Well, I've winged my way into a fully paid trip to the WC final. This should be fun.


----------



## Tink (29 June 2014)

Great game today between Brazil and Chile, back down to those penalties.
Brazil have made it through, but I wonder if they can go the whole way.

Agree, dutchie, it is one of the most open World Cups, I really can't pinpoint one team that I think is a stand out.

Good to see Colombia through too.


----------



## burglar (30 June 2014)

Tink said:


> ... Good to see Colombia through too.




Good odds for Colombia!! 
world cup odds:


----------



## dutchie (30 June 2014)

Netherlands lucky to get through this morning.


----------



## Tink (30 June 2014)

burglar said:


> Good odds for Colombia!!
> world cup odds:




Yes, I thought that, burglar, they can dance their way through the world cup LOL. 
The Brazil vs Colombia game will be a good one.

I also think, some of these teams haven't played the strong games yet, so we are seeing the cream of the crop now. It has been hard to pinpoint just one, there has been a few that have come in strong.

As said, it's good watching it all fall into place.

Good on you, dutchie. Sitting on the edge of your seat.


----------



## dutchie (30 June 2014)

Tink said:


> Good on you, dutchie. Sitting on the edge of your seat.




Nearly feel off it this morning!


----------



## McLovin (30 June 2014)

Dutch are looking pretty good. I'm surprised Costa Rica couldn't knock over Greece more easily, considering Greece has come from a pretty weak pool and didn't look all that good in it.

I'm putting a wager on Colombia to knock over the Brazilians @$4.50. Brazil doesn't look champions this time round.


----------



## Tink (1 July 2014)

I was wondering about the heat with some of these European teams also.
France was another that came in firing with five goals and Germany played well too.
Now they are both through. Another good game when they play each other.
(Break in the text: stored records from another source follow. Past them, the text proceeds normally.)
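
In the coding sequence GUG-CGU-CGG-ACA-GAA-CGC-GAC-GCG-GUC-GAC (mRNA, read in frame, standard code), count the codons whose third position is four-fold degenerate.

Codon 1 GUG (Val): third position 4-fold.
Codon 2 CGU (Arg): third position 4-fold.
Codon 3 CGG (Arg): third position 4-fold.
Codon 4 ACA (Thr): third position 4-fold.
Codon 5 GAA (Glu): third position 2-fold.
Codon 6 CGC (Arg): third position 4-fold.
Codon 7 GAC (Asp): third position 2-fold.
Codon 8 GCG (Ala): third position 4-fold.
Codon 9 GUC (Val): third position 4-fold.
Codon 10 GAC (Asp): third position 2-fold.
Four-fold degenerate third positions: 7.

7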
As said, its been very hard to pick a dominating team.

Tomorrow morning

Switzerland vs Argentina

Belgium vs USA


----------



## Tink (2 July 2014)

Even Argentina was kept controlled in this game, until the very end.
Bad luck to the Swiss.

Argentina 1 - Swiss 0


----------



## Tink (4 July 2014)

As we get closer, and only 10 days left of this tournament.
Four games over the weekend.

Quarter Finals

Saturday.
France vs Germany	
Brazil vs Colombia	

Sunday.
Argentina vs Belgium	
Netherlands vs Costa Rica   

http://www.abc.net.au/news/2014-07-...d-weaknesses-identified/5569050?section=sport


----------



## dutchie (4 July 2014)

Tink said:


> As we get closer, and only 10 days left of this tournament.
> Four games over the weekend.
> 
> Quarter Finals
> ...





Thanks Tink

Germany, Columbia, Belgium and Netherlands


----------



## Tink (4 July 2014)

My choices, though hard to pick with a few -

France, Columbia, Argentina and Netherlands


----------



## Logique (4 July 2014)

Les Murray and Craig Foster are on a glorified holiday at taxpayers expense. 
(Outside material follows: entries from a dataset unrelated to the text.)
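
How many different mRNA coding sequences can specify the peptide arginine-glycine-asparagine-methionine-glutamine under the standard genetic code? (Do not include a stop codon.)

96

Arg: 6 codons.
Gly: 4 codons.
Asn: 2 codons.
Met: 1 codon.
Gln: 2 codons.
6 × 4 × 2 × 1 × 2 = 96.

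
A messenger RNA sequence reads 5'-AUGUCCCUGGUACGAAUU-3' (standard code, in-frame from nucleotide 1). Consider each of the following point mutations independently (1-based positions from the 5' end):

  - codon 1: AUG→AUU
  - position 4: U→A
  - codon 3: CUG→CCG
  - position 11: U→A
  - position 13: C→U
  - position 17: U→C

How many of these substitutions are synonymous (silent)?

0

Codon 1: AUG (Met) → AUU (Ile) — missense.
Codon 2: UCC (Ser) → ACC (Thr) — missense.
Codon 3: CUG (Leu) → CCG (Pro) — missense.
Codon 4: GUA (Val) → GAA (Glu) — missense.
Codon 5: CGA (Arg) → UGA (Stop) — nonsense.
Codon 6: AUU (Ile) → ACU (Thr) — missense.
Synonymous: 0 of 6.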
Why are we taxpayers paying their salary and expenses in Brazil, when all they do is sit on the couch and talk to each other for an hour each day? These two should be the ones sitting in the cold morning studio in Australia. Don't imagine that this isn't being talked about in the corridors at SBS.

It's a taxpayer-funded lap of honour for Les. As for Craig, mate we're impressed with Ned Zelic, we might just keep him on.

Mind you, Les could still be there in 2018, walking stick in hand, gumming through his bowl of rusks. But Russia is too close to Hungary methinks.

Still think Brazil vs Germany in the final btw.


----------



## Tink (5 July 2014)

I was wrong for both.

LOL Logique, a spring clean needed at SBS too.

You may be right in your prediction.


----------



## McLovin (5 July 2014)

Logique said:


> Les Murray and Craig Foster are on a glorified holiday at taxpayers expense.
> 
> Why are we taxpayers paying their salary and expenses in Brazil, when all they do is sit on the couch and talk to each other for an hour each day? These two should be the ones sitting in the cold morning studio in Australia. Don't imagine that this isn't being talked about in the corridors at SBS.
> 
> ...




I agree. He isn't calling any games he could easily be anchoring from Sydney.


----------



## dutchie (6 July 2014)

yahooooooooooooooooooooooooooooooooooooooooo


----------



## Tink (6 July 2014)

Well done, dutchie, great game.

I got two right this time.


----------



## dutchie (6 July 2014)

Tink said:


> Well done, dutchie, great game.
> 
> I got two right this time.




Thanks Tink. Talk about doing it the hard way.


----------



## DB008 (6 July 2014)

Van Perise was having a bad day at the office, that's for sure. Lots of missed opportunities. Sneijder was brilliant.

Nail biting game. Beautiful football from both sides.


----------



## Tink (7 July 2014)

Only a few more games left in this tournament, and four teams left.

Wednesday

*Brazil vs Germany*

Thursday

*Netherlands vs Argentina*

I am not even going to attempt to pick, as I think its anyone's guess now.
The teams have all been so even throughout the tournament. 
When you think you have worked it out, think again.


----------



## Logique (7 July 2014)

Tink said:


> I was wrong for both.
> LOL Logique, a spring clean needed at SBS too.
> You may be right in your prediction.



You are too kind Tink. My call on a Germany vs Brazil final was completely idiotic - they are in the same half of the draw!

So more realistically, a Neymar-less Brazil to lose to Germany, and a Messi moment of magic to get Argentina home against Holland = Germany vs Argentina in the final.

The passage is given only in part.